I have pointed out in these pages before, and quoted him exactly, where he didn't report accurately, but it was reporting that did stir up responses (in the case where he reported that Troy Beets had to "shout down" David Olsen at a County Commission meeting when I was a witness to that meeting and also reported here on this forum that, in fact, there was no "shouting down". The reporting then had a specific direction, and the reporting now has a specific direction - that of generating a negative opinion of the speed with which the case has been handled. And it did so by incomplete reporting - which is inaccurate reporting.
As you have said on numerous occasions, WC, we can each have our own opinions, but we can't have our own facts. I have pointed out twice in this forum situations in which Damon has written his reportage in such a way as to leave readers with impressions that do not bear the imprint of total accuracy. One data point is not a trend. But two or more do make a trend, and it is to that trend my comment about how he likes to write was pointing.

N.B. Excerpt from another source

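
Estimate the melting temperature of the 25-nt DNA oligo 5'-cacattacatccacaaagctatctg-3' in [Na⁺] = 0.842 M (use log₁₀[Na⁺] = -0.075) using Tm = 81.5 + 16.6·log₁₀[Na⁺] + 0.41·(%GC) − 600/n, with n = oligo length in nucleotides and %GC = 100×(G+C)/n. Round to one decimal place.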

But Damon's reporting, or the impression it is intended to leave isn't the topic.
I like Damon, I don't like some of his reporting.
You're right that no article can contain all the facts. But an article that mentions the slowness of a judicial proceeding can provide more facts than stating that Roane County (actually the 9th Judicial Circuit) has slow justice. The implication of that is fairly clear, I think. He just left that sentence standing alone. An article seeking to more accurately portray the situation could have, for instance, included information about the process and the caseload in the District, rather than a stand-alone unfavorable comparison to a couple of other counties.
But again, how he wrote the article does not do away with the fact of the issues I pointed to in what I wrote.
I sense that disagreeing with you will again require an apology on my part, as I am invariably in error.